Report: Judicial Elections Fuel Anti-LGBT Bias

Report: Judicial Elections Fuel Anti-LGBT Bias

The chief justice of Alabama’s highest court, who once called lesbian parents “immoral,” “detestable,” and “inherently evil,” has been suspended without pay following his February directive to the state’s probate judges to stop issuing marriage licenses to same-sex couples.

State Supreme Court Chief Justice Roy Moore’s removal from the bench last month came within a day of the release of a report by nonprofit LGBT rights group Lambda Legal that pointed to broad ideological biases by state Supreme Court judges. The report specifically singled out Moore, who had run for his seat on an anti-marriage equality platform, and whose marriage license directive violated a federal court order. Moore was suspended from the bench for the remainder of his term by a unanimous vote of the state’s nine-member judiciary court.

“When it comes to courts, win or lose, LGBT people need to know that there isn’t a thumb on the scales and that we haven’t been shut out of the process,” stated the report, dubbed Justice Out of Balance.

The report lays the blame for anti-LGBT judicial bias on the growing practice of installing state Supreme Court judges via election rather than by appointment. Today, 38 states elect their judges either via competitive or retention elections—a practice unique to America. And in recent years, the amount of spending in judicial elections has exploded; the money spent on state Supreme Court elections has more than doubled in the past decade.

“Far-right groups and powerful special interests are working to game the system by stacking state courts with judges who will rule in accordance with their agendas,” the report states. Moore himself had already been removed from the bench in 2003 for refusing to follow a federal court order to remove the display of the Ten Commandments from the state judicial building. The voters elected him again in 2012.

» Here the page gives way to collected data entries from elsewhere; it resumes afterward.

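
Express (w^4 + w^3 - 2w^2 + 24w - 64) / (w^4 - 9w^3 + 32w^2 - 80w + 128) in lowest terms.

(w^2 + 2w - 8)/(w^2 - 8w + 16)

By polynomial division,
  w^4 + w^3 - 2w^2 + 24w - 64 = (w^4 - 9w^3 + 32w^2 - 80w + 128) + (10w^3 - 34w^2 + 104w - 192)
  w^4 - 9w^3 + 32w^2 - 80w + 128 = ((1/10)w - 14/25)(10w^3 - 34w^2 + 104w - 192) + ((64/25)w^2 - (64/25)w + 512/25)
  10w^3 - 34w^2 + 104w - 192 = ((125/32)w - 75/8)((64/25)w^2 - (64/25)w + 512/25) + (0)
Last nonzero remainder: (64/25)w^2 - (64/25)w + 512/25. Dividing through by 64/25 gives the monic gcd w^2 - w + 8.
Cancel w^2 - w + 8 from numerator and denominator to get the reduced form.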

“The pressures of running for re-elections, courting donors, and securing endorsements often force candidates to take extreme positions,” wrote report author Eric Lesh in a blog post following the study’s release. Tellingly, appointed justices ruled in favor of the LGBT community 82 percent of the time. By contrast, elected judges ruled in favor of LGBT claims only 53 percent of the time.

In Iowa, three Supreme Court justices faced the wrath of right-wing activists when they sought re-election in 2010. Having unanimously ruled to legalize same-sex marriage in Iowa the previous year, the judges faced attacks led by Bob Vander Plaats, an influential Iowa conservative leader. All three justices lost their elections.

Judicial elections are also fueling a “stunning lack of diversity” on state Supreme Court benches, the report found. Racial minorities and women are under-represented, and only ten openly gay or lesbian justices serve on state Supreme Courts. Importantly, nine of these ten justices were appointed, and all nine appointees were installed by Democratic governors. The upshot is “a significant lack of trust in the courts among LGBT and respondents with HIV,” according to the report.

“A diverse bench increases public confidence in the court,” said Lesh in an interview. He added: “When you see the courts don’t reflect the diversity of the community that they serve, it has an impact on public confidence.”